Ростик подошел и оттащил Кима от плотника.
– Да ладно, – отозвался Тюкальник, было видно, что он слегка струхнул. – Я же должен был свое мнение высказать.
– Еще раз вот так выскажешься, и придется тебе, мил-человек, доктора искать, – спокойно произнес Ростик. – Если Кима поблизости не будет, то я постараюсь.
– Или я, – добавил Пестель, стоя перед Антоном на одном колене, пытаясь прочитать хоть что-нибудь по глазам больною друга.
– Или я, – добавил Квадратный.
И когда над площадью вроде бы повисла тишина, что-то пророкотал Винторук. Этого Тюкальник уже вынести не мог. Он подхватил свои инструменты и потащился через площадь в сторону порта.
Ким подошел к Пестелю:
– Ну, ты что-нибудь понял?
– Психический спазм. Кстати, вы заметили, в какой-то момент он не контролировал сфинктер? Его нужно искупать, кто мне поможет?
Рост, Ким и даже Квадратный подались вперед одновременно. Так что дело оказалось куда проще, чем они ожидали. Антон вел себя совершенно индифферентно, никого не замечал и позволял себя переставлять как неодушевленную вещь. Все вместе они даже не почувствовали, что делают что-то экстраординарное. Нашли местечко у берега, где было помельче, и провернули все в лучшем виде.

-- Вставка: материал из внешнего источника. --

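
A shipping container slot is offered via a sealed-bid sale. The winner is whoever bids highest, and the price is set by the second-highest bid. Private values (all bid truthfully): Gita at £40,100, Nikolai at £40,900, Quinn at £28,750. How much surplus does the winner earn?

Winner's surplus: £800.

Ordered from highest: Nikolai £40,900 > Gita £40,100 > Quinn £28,750.
Nikolai wins with the top bid and pays the second-highest, £40,100.
Surplus = £40,900 − £40,100 = £800.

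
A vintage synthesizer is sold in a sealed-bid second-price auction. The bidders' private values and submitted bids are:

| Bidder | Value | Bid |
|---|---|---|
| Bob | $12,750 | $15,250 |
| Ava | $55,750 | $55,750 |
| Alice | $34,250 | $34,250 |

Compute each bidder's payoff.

Payoffs: Bob $0, Ava $21,500, Alice $0.

Bids in descending order: Ava $55,750; Alice $34,250; Bob $15,250.
Ava has the top bid and wins; the price is the second-highest bid, $34,250.
Ava's payoff = $55,750 − $34,250 = $21,500. All other bidders lose, so their payoff is 0.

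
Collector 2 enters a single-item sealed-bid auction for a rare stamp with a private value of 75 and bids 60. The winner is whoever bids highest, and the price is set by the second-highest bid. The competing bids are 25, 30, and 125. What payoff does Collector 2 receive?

Highest competing bid: 125.
Collector 2's bid 60 is not the highest, so Collector 2 loses, pays nothing, and earns zero payoff.

0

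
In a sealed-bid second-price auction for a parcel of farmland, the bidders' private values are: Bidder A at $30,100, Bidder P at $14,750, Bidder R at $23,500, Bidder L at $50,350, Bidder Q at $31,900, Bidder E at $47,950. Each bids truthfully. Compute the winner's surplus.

Winner's surplus: $2,400.

Ranking the bids: Bidder L $50,350, then Bidder E $47,950, then Bidder Q $31,900, then Bidder A $30,100, then Bidder R $23,500, then Bidder P $14,750.
Bidder L wins with the top bid and pays the second-highest, $47,950.
Surplus = $50,350 − $47,950 = $2,400.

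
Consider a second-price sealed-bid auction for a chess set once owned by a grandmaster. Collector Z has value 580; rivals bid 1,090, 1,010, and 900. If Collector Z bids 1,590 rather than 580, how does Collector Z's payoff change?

Payoff change: -510.

The highest competing bid is 1,090.
Bidding truthfully at 580: the top bid is 1,090 (a rival), so Collector Z loses. Payoff = 0.
Bidding 1,590: Collector Z has the top bid, wins, and pays the second-highest bid 1,090. Payoff = 580 − 1,090 = -510.
Change = -510 − 0 = -510.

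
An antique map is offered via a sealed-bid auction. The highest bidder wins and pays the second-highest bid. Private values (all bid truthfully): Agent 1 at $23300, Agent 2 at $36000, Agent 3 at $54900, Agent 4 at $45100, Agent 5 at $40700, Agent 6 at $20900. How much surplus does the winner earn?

$9800

Bids in descending order: Agent 3 $54900 > Agent 4 $45100 > Agent 5 $40700 > Agent 2 $36000 > Agent 1 $23300 > Agent 6 $20900.
Agent 3 wins with the top bid and pays the second-highest, $45100.
Surplus = $54900 − $45100 = $9800.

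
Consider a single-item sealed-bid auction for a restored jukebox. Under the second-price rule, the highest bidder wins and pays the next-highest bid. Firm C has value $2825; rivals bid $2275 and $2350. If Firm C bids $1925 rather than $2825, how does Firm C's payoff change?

The highest competing bid is $2350.
Bidding truthfully at $2825: Firm C has the top bid, wins, and pays the second-highest bid $2350. Payoff = $2825 − $2350 = $475.
Bidding $1925: the top bid is $2350 (a rival), so Firm C loses. Payoff = $0.
Change = $0 − $475 = -$475.
This is the dominant-strategy logic: truthful bidding weakly beats any alternative.

Payoff change: -$475.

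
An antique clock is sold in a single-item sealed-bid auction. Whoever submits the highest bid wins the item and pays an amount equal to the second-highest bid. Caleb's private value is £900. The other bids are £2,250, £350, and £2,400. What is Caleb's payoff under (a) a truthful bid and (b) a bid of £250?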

– Что будем делать все-таки? – спросил Ким, когда этот этап кончился. – Как его разговорить?
– Тут ты его, похоже, не разговоришь, – отозвался Пестель. – Видишь, он не реагирует даже на то, что мы с ним делаем.
– Тогда в город, в больницу? – спросил Ростик.
– Разумеется, – согласился Пестель.
– Машину гонять? – спросил Казаринов, не принимающий участия в санитарных мероприятиях, но околачивающийся поблизости.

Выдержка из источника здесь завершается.